# About the God sent Atheist thread...



## bullethead (Oct 25, 2014)

I am not sure if it is my computer or if the thread itself is somehow messed up but all I can see is down to where the video is imbedded and the two replies are no-shows.

All other threads show up in full.
Anyone else having this problem??


----------



## ambush80 (Oct 25, 2014)

bullethead said:


> i am not sure if it is my computer or if the thread itself is somehow messed up but all i can see is down to where the video is imbedded and the two replies are no-shows.
> 
> All other threads show up in full.
> Anyone else having this problem??



roger that


----------



## bullethead (Oct 25, 2014)

10-4
The only button that worked on the whole page for me was the "reply" button on top.


----------



## SemperFiDawg (Oct 27, 2014)

Same here.   IT'S A SIGN !!!


----------



## ambush80 (Oct 27, 2014)

I saw the image of Penn Jillette in my toast this morning.......


----------



## SemperFiDawg (Oct 27, 2014)

ambush80 said:


> I saw the image of Penn Jillette in my toast this morning.......

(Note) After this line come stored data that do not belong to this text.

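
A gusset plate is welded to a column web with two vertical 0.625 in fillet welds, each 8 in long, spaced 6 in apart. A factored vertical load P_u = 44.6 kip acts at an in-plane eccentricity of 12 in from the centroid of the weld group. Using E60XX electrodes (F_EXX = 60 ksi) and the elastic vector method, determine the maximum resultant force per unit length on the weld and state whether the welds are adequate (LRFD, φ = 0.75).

Total weld length L_w = 16 in. Treat welds as unit-width lines.
Polar moment about centroid: J = 2[d³/12 + d(b/2)²] = 2[8³/12 + 8×3²] = 229.3 in³.
Direct shear f_v = P/L_w = 44.6 / 16 = 2.788 kip/in (vertical).
Torsion M = P·e = 44.6 × 12 = 535.2 kip·in.
Critical point at (x, y) = (3, 4) from centroid. f_tx = M·y/J = 9.335 kip/in; f_ty = M·x/J = 7.001 kip/in.
Resultant f_max = √[f_tx² + (f_v + f_ty)²] = √[9.335² + (2.788 + 7.001)²] = 13.53 kip/in.
Capacity per unit length: φr_n = 0.75 × 0.6 × 60 × (0.707 × 0.625) = 11.93 kip/in.
13.53 > 11.93 → NOT adequate.

f_max ≈ 13.5 kip/in; NOT adequate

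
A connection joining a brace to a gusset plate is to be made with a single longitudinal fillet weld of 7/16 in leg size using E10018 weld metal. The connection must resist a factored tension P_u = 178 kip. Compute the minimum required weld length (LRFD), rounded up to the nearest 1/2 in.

L = 13 in

E100XX → F_EXX = 100 ksi.
Throat t_e = 0.707 × 0.4375 = 0.3093 in.
φr_n = 0.75 × 0.6 × 100 × 0.3093 = 13.92 kip/in.
L_req = P_u / φr_n = 178 / 13.92 = 12.79 in total.
Round up → use L = 13 in.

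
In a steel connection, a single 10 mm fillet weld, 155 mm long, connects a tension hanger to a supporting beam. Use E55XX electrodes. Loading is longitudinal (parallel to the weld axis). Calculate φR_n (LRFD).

φR_n ≈ 271 kN

E55XX → F_EXX = 550 MPa.
Effective throat t_e = 0.707 × 10 = 7.07 mm.
Total length L = 155 mm; A_we = 7.07 × 155 = 1096 mm².
F_nw = 0.6 F_EXX = 0.6 × 550 = 330 MPa.
φR_n = 0.75 × 330 × 1096 × 10⁻³ = 271.2 kN.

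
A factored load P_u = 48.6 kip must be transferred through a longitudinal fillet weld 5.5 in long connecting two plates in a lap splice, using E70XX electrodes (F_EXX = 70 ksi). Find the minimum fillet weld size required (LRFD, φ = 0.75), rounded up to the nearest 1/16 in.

Total weld length L = 5.5 in.
Required throat t_e = P_u / (φ × 0.6 F_EXX × L) = 48.6 / (0.75 × 0.6 × 70 × 5.5) = 0.2805 in.
Required leg w = t_e / 0.707 = 0.3968 in → use 7/16 in.

w = 7/16 in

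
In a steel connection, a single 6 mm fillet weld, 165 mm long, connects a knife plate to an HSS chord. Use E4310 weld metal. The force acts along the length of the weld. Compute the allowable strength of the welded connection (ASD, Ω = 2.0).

E43XX → F_EXX = 430 MPa.
Effective throat t_e = 0.707 × 6 = 4.242 mm.
Total length L = 165 mm; A_we = 4.242 × 165 = 699.9 mm².
F_nw = 0.6 F_EXX = 0.6 × 430 = 258 MPa.
R_n = 258 × 699.9 × 10⁻³ = 180.6 kN; R_n/Ω = 180.6/2.0 = 90.29 kN.

R_n/Ω ≈ 90.3 kN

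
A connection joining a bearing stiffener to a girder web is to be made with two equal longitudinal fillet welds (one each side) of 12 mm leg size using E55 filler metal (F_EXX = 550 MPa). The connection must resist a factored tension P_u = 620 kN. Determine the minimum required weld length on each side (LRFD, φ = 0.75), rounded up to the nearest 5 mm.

Throat t_e = 0.707 × 12 = 8.484 mm.
φr_n = 0.75 × 0.6 × 550 × 8.484 × 10⁻³ = 2.1 kN/mm.
L_req = P_u / φr_n = 620 / 2.1 = 295.3 mm total.
Per side: 295.3 / 2 = 147.6 mm.
Round up → use L = 150 mm on each side.

L = 150 mm on each side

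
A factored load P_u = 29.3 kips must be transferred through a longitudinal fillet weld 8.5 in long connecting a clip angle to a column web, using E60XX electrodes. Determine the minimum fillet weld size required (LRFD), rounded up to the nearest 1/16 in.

E60XX → F_EXX = 60 ksi.
Total weld length L = 8.5 in.
Required throat t_e = P_u / (φ × 0.6 F_EXX × L) = 29.3 / (0.75 × 0.6 × 60 × 8.5) = 0.1277 in.
Required leg w = t_e / 0.707 = 0.1806 in → use 3/16 in.

w = 3/16 in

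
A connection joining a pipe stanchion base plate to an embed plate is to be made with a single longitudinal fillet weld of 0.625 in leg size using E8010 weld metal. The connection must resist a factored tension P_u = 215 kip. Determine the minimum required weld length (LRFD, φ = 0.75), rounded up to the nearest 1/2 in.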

AND ANOTHER!!!  You boys better git rite.  The end is nigh......signs in the stars, moon and toast, or am I thinking about Lucky Charms.


----------



## ambush80 (Oct 27, 2014)

SemperFiDawg said:


> AND ANOTHER!!!  You boys better git rite.  The end is nigh......signs in the stars, moon and toast, or am I thinking about Lucky Charms.




I got rite.  I joined the Buddhists.  I wanna get a re-do.


----------



## Israel (Oct 27, 2014)

ambush80 said:


> I got rite.  I joined the Buddhists.  I wanna get a re-do.


Do you really?
Want to be redone, I mean?
You may not recognize yourself...but it's OK.
All the former feedback that has told you who you are, what you are, is going already...be ready...for what you could never expect.


----------



## Artfuldodger (Oct 27, 2014)

ambush80 said:


> I saw the image of Penn Jillette in my toast this morning.......



That's a horrible image to see early in the morning. The end must be near!


----------



## drippin' rock (Oct 27, 2014)

Israel said:


> Do you really?
> Want to be redone, I mean?
> You may not recognize yourself...but it's OK.
> All the former feedback that has told you who you are, what you are, is going already...be ready...for what you could never expect.



Do you ever turn it off?


----------



## Israel (Oct 28, 2014)

drippin' rock said:


> Do you ever turn it off?


Just consider me a face in the crowd.
You are free.


----------